Understanding Lie Derivative: L_X f^\mu = (\partial_\alpha X^\mu) f^\alpha

[latentcorpse]

I'm trying to show that L_X f^\mu = ( \partial_\alpha X^\mu) f^\alpha where f^\mu is a basis for the cotangent space T_p^*(M)

The answer says

L_X dx^\mu = dL_X x^\mu (ive already shown this)
=dX(x^\mu) by properties of lie derivative on a function
=dx^\mu (dX) using X(f)=df(X)
=(\partial_\alpha X^\mu) x^\alpha (***)

and then he just sets f=x^\mu to get the result.

I don't understand how he gets the line (***). Can anyone explain where this comes from?

Thanks.

 

[xaos]

i am no expert with lie derivatives. i think these are all saying 'the derivative of f in the direction of X' but f itself is a vector dual to X, so that x(X)=X(x( ))=X*x=x*X=f(X) is an inner product into the field, so certainly x=f.

 

[henry_m]

I'm trying to show that L_X f^\mu = ( \partial_\alpha X^\mu) f^\alpha where f^\mu is a basis for the cotangent space T_p^*(M)

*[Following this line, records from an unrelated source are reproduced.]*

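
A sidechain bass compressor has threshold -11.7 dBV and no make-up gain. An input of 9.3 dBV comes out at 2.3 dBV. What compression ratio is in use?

Input overshoot = 9.3 − (-11.7) = 21 dB; output overshoot = 2.3 − (-11.7) = 14 dB.
Ratio = 21 / 14 = 1.5.

1.5:1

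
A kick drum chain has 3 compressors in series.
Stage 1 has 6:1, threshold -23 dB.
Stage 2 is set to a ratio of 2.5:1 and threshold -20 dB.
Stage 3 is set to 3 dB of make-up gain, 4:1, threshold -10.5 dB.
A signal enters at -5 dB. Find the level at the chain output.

-17 dB

Stage 1: 18 dB above -23 dB, reduced 6:1 to 3 dB above → -20 dB.
Stage 2: below threshold (-20 ≤ -20); passes unchanged; output -20 dB.
Stage 3: -20 dB ≤ -10.5 dB, so stage 3 doesn't engage; make-up brings it to -17 dB.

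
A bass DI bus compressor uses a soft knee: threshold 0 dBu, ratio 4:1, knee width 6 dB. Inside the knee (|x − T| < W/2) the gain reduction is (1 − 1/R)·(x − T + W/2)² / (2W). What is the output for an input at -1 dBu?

-1.25 dBu

x − T + W/2 = -1 − 0 + 3 = 2.
GR = (1 − 1/4) × 2² / 12 = 0.75 × 4 / 12 = 0.25 dB.
Output = -1 − 0.25 = -1.25 dBu.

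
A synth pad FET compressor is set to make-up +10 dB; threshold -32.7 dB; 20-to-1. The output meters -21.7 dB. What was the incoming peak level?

Stripping the +10 dB make-up gives -31.7 dB at the gain stage.
Post-compression overshoot = -31.7 − (-32.7) = 1 dB.
Undo the ratio: input overshoot = 1 × 20 = 20 dB, giving input = -12.7 dB.

-12.7 dB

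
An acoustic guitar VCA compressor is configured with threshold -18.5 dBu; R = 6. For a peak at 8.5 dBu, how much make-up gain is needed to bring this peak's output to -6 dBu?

8 dB

Without make-up, output = threshold + overshoot/6 = -18.5 + 4.5 = -14 dBu.
Gap to target: 8 dB.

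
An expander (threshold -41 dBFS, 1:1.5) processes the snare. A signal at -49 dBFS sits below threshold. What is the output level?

Below threshold, a 1:1.5 expander applies gain = (1.5−1)×(T − x) of attenuation.
(1.5−1) × 8 = 4 dB, so output = -49 − 4 = -53 dBFS.

-53 dBFS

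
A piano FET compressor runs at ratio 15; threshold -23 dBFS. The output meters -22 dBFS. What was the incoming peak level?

-8 dBFS

The compressed level sits -22 − (-23) = 1 dB over threshold.
Undo the ratio: input overshoot = 1 × 15 = 15 dB, giving input = -8 dBFS.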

To be clear, we're assuming here that we have a coordinate basis, or \partial_\alpha doesn't make sense. In particular, this means that f^\mu=d x^\mu.

The answer says

L_X dx^\mu = dL_X x^\mu (ive already shown this)
=dX(x^\mu) by properties of lie derivative on a function

So far so good; this is the tricky bit. But to be clear, this last line reads =d(X(x^\mu)) and NOT =(dX)(x^\mu); X is a vector and not a form so it doesn't have an exterior derivative.

=dx^\mu (dX) using X(f)=df(X)

Here's the problem. As mentioned, d X is meaningless. The way to proceed here is to instead write X in coordinates, X=X^\nu \partial_\nu, from which we get
=\mathrm{d}(X(x^\mu))=\mathrm{d}X^\mu = (\partial_\nu X^\mu)\mathrm{d}x^\nu
which is what we wanted.

To be clear what all the objects are: x^\mu are the coordinates, a set of functions. X is a vector field, as are \partial_\mu. X^\mu are components of the vector, a set of functions. Finally, \mathrm{d}x^\mu are one forms.